Evidence for the Active Phase of Heterogeneous Catalysts through In Situ Reaction Product Imaging and Multiscale Modeling

TL;DR

This study combines multi-scale modeling and in situ reaction product imaging to identify the active phase of Pd(100) catalysts during CO oxidation, revealing that pristine Pd(100) predominantly drives catalytic activity under near-ambient conditions.

Contribution

The paper introduces an integrated approach using density-functional theory, kinetic Monte Carlo, and fluid dynamics to directly link surface models with experimental reaction signals.

Findings

Pristine Pd(100) is the main active phase during CO oxidation.

Coexistence of oxidic domains may influence activity.
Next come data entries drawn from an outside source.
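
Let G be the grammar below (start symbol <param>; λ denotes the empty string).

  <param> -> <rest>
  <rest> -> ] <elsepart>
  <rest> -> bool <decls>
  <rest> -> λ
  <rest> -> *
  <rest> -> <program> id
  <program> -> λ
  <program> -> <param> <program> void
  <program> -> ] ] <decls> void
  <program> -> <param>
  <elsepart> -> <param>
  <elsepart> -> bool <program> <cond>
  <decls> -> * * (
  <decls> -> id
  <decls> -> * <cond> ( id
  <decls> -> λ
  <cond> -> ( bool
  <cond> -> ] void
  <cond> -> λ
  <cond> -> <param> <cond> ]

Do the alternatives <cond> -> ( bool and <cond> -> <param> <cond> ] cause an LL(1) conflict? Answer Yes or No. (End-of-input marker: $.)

FIRST(( bool) = { ( } and FIRST(<param> <cond> ]) = { (, *, ], bool, id, void }.
Both contain (, so the two alternatives are not disjoint — LL(1) conflict.

Yes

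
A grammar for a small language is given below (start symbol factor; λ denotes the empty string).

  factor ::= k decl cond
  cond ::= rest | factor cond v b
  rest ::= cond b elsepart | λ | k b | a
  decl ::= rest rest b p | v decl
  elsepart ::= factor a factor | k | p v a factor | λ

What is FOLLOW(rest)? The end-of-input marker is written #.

{ #, a, b, k, v }

In cond ::= rest: rest is at the end, add FOLLOW(cond) = { #, a, b, k, v }.
In decl ::= rest rest b p: add FIRST(rest b p) = { a, b, k }.
In decl ::= rest rest b p: add FIRST(b p) = { b }.
Union: FOLLOW(rest) = { #, a, b, k, v }.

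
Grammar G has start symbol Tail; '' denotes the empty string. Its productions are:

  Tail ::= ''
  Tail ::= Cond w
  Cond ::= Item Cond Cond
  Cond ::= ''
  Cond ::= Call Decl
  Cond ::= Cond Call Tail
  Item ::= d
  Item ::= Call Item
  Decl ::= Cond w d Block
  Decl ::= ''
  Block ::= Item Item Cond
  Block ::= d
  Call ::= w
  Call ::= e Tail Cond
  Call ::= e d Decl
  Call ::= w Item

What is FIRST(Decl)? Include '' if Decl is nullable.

{ d, e, w, '' }

From Decl ::= Cond w d Block: Cond nullable, take FIRST(Cond) ∪ {w} = { d, e, w }.
Decl ::= '' contributes ''.
Union: FIRST(Decl) = { d, e, w, '' }.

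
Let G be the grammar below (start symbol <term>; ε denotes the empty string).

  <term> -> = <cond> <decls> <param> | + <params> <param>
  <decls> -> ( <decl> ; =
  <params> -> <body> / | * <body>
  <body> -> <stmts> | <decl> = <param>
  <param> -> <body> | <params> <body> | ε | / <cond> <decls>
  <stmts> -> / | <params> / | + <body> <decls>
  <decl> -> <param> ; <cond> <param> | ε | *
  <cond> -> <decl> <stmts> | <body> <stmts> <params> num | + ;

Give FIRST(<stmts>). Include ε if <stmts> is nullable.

{ *, +, /, ;, = }

<stmts> -> / contributes {/}.
From <stmts> -> <params> /: add FIRST(<params>) = { *, +, /, ;, = }.
<stmts> -> + <body> <decls> contributes {+}.
Union: FIRST(<stmts>) = { *, +, /, ;, = }.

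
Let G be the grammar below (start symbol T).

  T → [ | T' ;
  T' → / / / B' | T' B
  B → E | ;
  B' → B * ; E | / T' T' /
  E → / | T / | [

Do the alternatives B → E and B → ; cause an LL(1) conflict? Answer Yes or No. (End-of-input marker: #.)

No

FIRST(E) = { /, [ } and FIRST(;) = { ; }.
The FIRST sets are disjoint and neither alternative is nullable — no conflict.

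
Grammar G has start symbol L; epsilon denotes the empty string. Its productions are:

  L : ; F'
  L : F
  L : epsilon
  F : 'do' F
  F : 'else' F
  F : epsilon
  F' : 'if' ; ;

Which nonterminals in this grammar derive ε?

{ F, L }

Directly nullable (have an epsilon-production): L, F.
No other nonterminal has a production whose RHS symbols are all nullable.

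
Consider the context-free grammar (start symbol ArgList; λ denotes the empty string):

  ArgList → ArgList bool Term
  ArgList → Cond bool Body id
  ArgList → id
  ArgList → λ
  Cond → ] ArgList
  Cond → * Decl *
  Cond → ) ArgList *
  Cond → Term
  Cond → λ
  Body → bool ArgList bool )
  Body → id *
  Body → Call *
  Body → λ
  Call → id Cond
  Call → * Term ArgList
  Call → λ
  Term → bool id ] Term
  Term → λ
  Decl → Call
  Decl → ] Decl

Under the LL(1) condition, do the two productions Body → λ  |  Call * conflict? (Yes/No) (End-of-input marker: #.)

FIRST(λ) = { λ } and FIRST(Call *) = { *, id }.
The first alternative is nullable and FOLLOW(Body) = { id } shares id with FIRST of the second — conflict.

Yes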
Modeling accurately reproduces LIF measurements.

Abstract

We use multi-scale modeling to analyze laser-induced fluorescence (LIF) measurements of the CO oxidation reaction over Pd(100) at near-ambient reaction conditions. Integrating density-functional theory based kinetic Monte Carlo simulations of the active catalyst into fluid-dynamical simulations of the mass transport inside the reactor chamber we calculate the reaction product concentration directly above the catalyst surface. Comparing corresponding data calculated for different surface models against the measured LIF signals we can discriminate the one that predominantly actuates the experimentally measured catalytic activity. For the probed CO oxidation reaction conditions the experimental activity is due to pristine Pd(100), possibly coexisting with other (oxidic) domains on the surface.